Dua minggu setelah kunjungan Harsya ,Alma resmi mengikuti kelas bisnis pemula yang diadakan di sebuah co–working space kecil di daerah Candi. Tempatnya modern, wangi kopi, dengan dinding kaca yang membuat cahaya pagi masuk leluasa.
Di ruangan itu, Alma tiba-tiba merasa sangat… muda. Bukan muda dalam arti usia, tapi muda dalam arti peluang. Ia melihat orang-orang dari latar berbeda ibu rumah tangga, pegawai kantoran, barista, mahasiswa, bahkan ada seorang bapak paruh baya yang bercita-cita membuka usaha katering.
Semua datang dengan alasan yang sama—ingin maju.
Alma berdiri sebentar di pintu sebelum masuk. Jantungnya berdegup kecil, bukan takut… tapi semacam grogi .
“Ikut kelas Bu Nanda ya?.” seorang perempuan berkacamata menyapanya ramah.
“Ah iya,” jawab Alma sambil tersenyum.
“Aku Sarah,"
"Alma,"Timpal Alam sambil tersenyum ramah.
Kelas dimulai mentor menjelaskan tentang dasar-dasar perencanaan bisnis, target pasar, branding, modal kecil tapi bertahap, dan hal-hal yang selama ini tak pernah Alma pikirkan.
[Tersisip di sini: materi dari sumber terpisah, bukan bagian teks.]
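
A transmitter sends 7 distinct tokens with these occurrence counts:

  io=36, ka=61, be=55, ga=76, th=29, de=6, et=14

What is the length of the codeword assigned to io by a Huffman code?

3

Build the tree from the bottom:
combine de(6), et(14) → 20
combine 20, th(29) → 49
combine io(36), 49 → 85
combine be(55), ka(61) → 116
combine ga(76), 85 → 161
combine 116, 161 → 277
io's leaf is at depth 3, giving a 3-bit codeword.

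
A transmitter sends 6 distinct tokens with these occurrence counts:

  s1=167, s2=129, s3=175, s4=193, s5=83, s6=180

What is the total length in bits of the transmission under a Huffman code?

Merge the two smallest weights repeatedly:
s5(83) + s2(129) → 212
s1(167) + s3(175) → 342
s6(180) + s4(193) → 373
212 + 342 → 554
373 + 554 → 927
Total encoded bits = sum of merged weights = 212 + 342 + 373 + 554 + 927 = 2408.

2408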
Ia berusaha fokus dan menangkap semua materi.
Di tengah materi, ada momen ketika mentor bertanya,
“Kenapa kalian memilih ikut kelas ini?”
Satu-satu peserta menjawab tidak terkecuali Alma.
"Saya ingin menjadi pengusaha dan membuka lapangan kerja sebanyak banyaknya." Semua peserta bertepuk tangan.
Saat kelas usai langkahnya terasa ringan dan ia merasa seperti terlahir kembali bukan lagi Alma tapi sebagai wanita yang berhak punya mimpi.
Saat ia berjalan keluar co–working space, angin sore menyapu wajahnya. Di dalam hati, suara itu kembali muncul—lebih jelas, lebih mantap.
“Aku harus maju aku tidak boleh selamanya bergantung pada Mas Harsya.”
Malam itu Alma baru pulang , ia membuka ponselnya. Ada banyak pesan dari Harsya .
“Sayang, kamu di mana?.”
“Kamu sibuk banget ya sampai tidak sempat membalas pesan Mas?”
Alma menggigit bibir, rasa bersalah muncul begitu saja. Ia mengetik balasan cepat.
"Maaf Mas, saya ada kelas hari ini."
Belum sampai sepuluh detik, ponselnya langsung berdering. Nama Harsya muncul di layar. Alma menarik napas, lalu mengangkat.
“Al…” suara Harsya datar, bukan marah—lebih ke arah kecewa.
“Kenapa kamu tidak ngabarin sih kalau ada kelas hari ini?."